With the part comedic tag PABH have been bestowed, witnessing the Leeds boys progress whilst maintaining their core sound is testament to the musicianship that’s gone into ‘Blood’ – sweat and tears have also been poured into the album’s discordant melting pot too. As a unit, it’s evident the quartet have stepped it up a notch, vocalist Tom Hudson matches is acidic howl with a deep, menacing growl, there isn’t a song where Robert Lee’s basslines don’t making a rip-cracking contribution and Lee Vincent’s drumming provokes rhythmic earthquake tremors. Equally, the duelling guitar scree of Hudson and James Brown – not that one! – wraps all these components together in a shiny but oh-so grubby bow.
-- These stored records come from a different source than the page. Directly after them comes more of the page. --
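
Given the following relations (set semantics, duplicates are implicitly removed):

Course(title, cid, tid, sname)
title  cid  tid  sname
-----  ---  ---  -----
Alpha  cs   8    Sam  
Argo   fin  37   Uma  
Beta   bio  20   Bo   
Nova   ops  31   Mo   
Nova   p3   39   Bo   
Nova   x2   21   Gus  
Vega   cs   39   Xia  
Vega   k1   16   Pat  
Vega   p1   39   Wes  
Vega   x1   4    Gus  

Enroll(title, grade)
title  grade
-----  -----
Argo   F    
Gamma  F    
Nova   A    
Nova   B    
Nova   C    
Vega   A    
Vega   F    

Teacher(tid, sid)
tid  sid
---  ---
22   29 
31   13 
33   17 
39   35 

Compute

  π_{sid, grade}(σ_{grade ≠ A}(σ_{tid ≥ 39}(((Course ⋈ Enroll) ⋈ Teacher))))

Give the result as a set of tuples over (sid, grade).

{(35, B), (35, C), (35, F)}

Course ⋈ Enroll (natural join on title): {(Argo, fin, 37, Uma, F), (Nova, ops, 31, Mo, A), (Nova, ops, 31, Mo, B), (Nova, ops, 31, Mo, C), (Nova, p3, 39, Bo, A), (Nova, p3, 39, Bo, B), (Nova, p3, 39, Bo, C), (Nova, x2, 21, Gus, A), (Nova, x2, 21, Gus, B), (Nova, x2, 21, Gus, C), (Vega, cs, 39, Xia, A), (Vega, cs, 39, Xia, F), (Vega, k1, 16, Pat, A), (Vega, k1, 16, Pat, F), (Vega, p1, 39, Wes, A), (Vega, p1, 39, Wes, F), (Vega, x1, 4, Gus, A), (Vega, x1, 4, Gus, F)}
(Course ⋈ Enroll) ⋈ Teacher (natural join on tid): {(Nova, ops, 31, Mo, A, 13), (Nova, ops, 31, Mo, B, 13), (Nova, ops, 31, Mo, C, 13), (Nova, p3, 39, Bo, A, 35), (Nova, p3, 39, Bo, B, 35), (Nova, p3, 39, Bo, C, 35), (Vega, cs, 39, Xia, A, 35), (Vega, cs, 39, Xia, F, 35), (Vega, p1, 39, Wes, A, 35), (Vega, p1, 39, Wes, F, 35)}
Apply σ_{tid ≥ 39}; surviving tuples: {(Nova, p3, 39, Bo, A, 35), (Nova, p3, 39, Bo, B, 35), (Nova, p3, 39, Bo, C, 35), (Vega, cs, 39, Xia, A, 35), (Vega, cs, 39, Xia, F, 35), (Vega, p1, 39, Wes, A, 35), (Vega, p1, 39, Wes, F, 35)}
Apply σ_{grade ≠ A}; surviving tuples: {(Nova, p3, 39, Bo, B, 35), (Nova, p3, 39, Bo, C, 35), (Vega, cs, 39, Xia, F, 35), (Vega, p1, 39, Wes, F, 35)}
π[sid, grade]: project onto (sid, grade) (1 duplicate(s) eliminated) → {(35, B), (35, C), (35, F)}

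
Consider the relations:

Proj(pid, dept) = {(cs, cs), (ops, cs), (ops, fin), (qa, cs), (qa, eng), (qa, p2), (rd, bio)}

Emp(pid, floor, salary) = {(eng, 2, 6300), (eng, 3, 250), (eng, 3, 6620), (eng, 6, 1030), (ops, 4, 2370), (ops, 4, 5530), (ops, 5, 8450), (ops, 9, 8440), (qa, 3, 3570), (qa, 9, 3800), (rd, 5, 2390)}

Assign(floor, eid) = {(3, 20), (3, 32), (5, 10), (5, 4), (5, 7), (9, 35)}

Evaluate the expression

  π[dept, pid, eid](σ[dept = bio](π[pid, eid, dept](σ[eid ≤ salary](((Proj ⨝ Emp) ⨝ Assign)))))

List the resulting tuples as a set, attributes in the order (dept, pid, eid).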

‘Blood’s development pushes PABH towards arena rock territories albeit the group’s sonic maelstrom is being belched out of the urine soaked toilets. ‘Medium Rare’s meaty shtick cooks up something anthemic but definitely not anaemic. Plus there’s a riff that has ‘Foxy Lady’ written all over it, provoking a hip thrusting sauciness. Album curtain call, ‘Golden Monument’ again finds PABH plunging their teeth into enormodome rock proving that Muse’s epic vibes have rubbed off on their former tour partners but any tendencies towards spaceships or lizardmen mind control have stayed reverberating around the walls of Wembley Stadium.
It’s easy for a unit to dilute their wares for radio play but in tweaking their formula, the four horsemen from Leeds are coming for you - Trojan Horse style.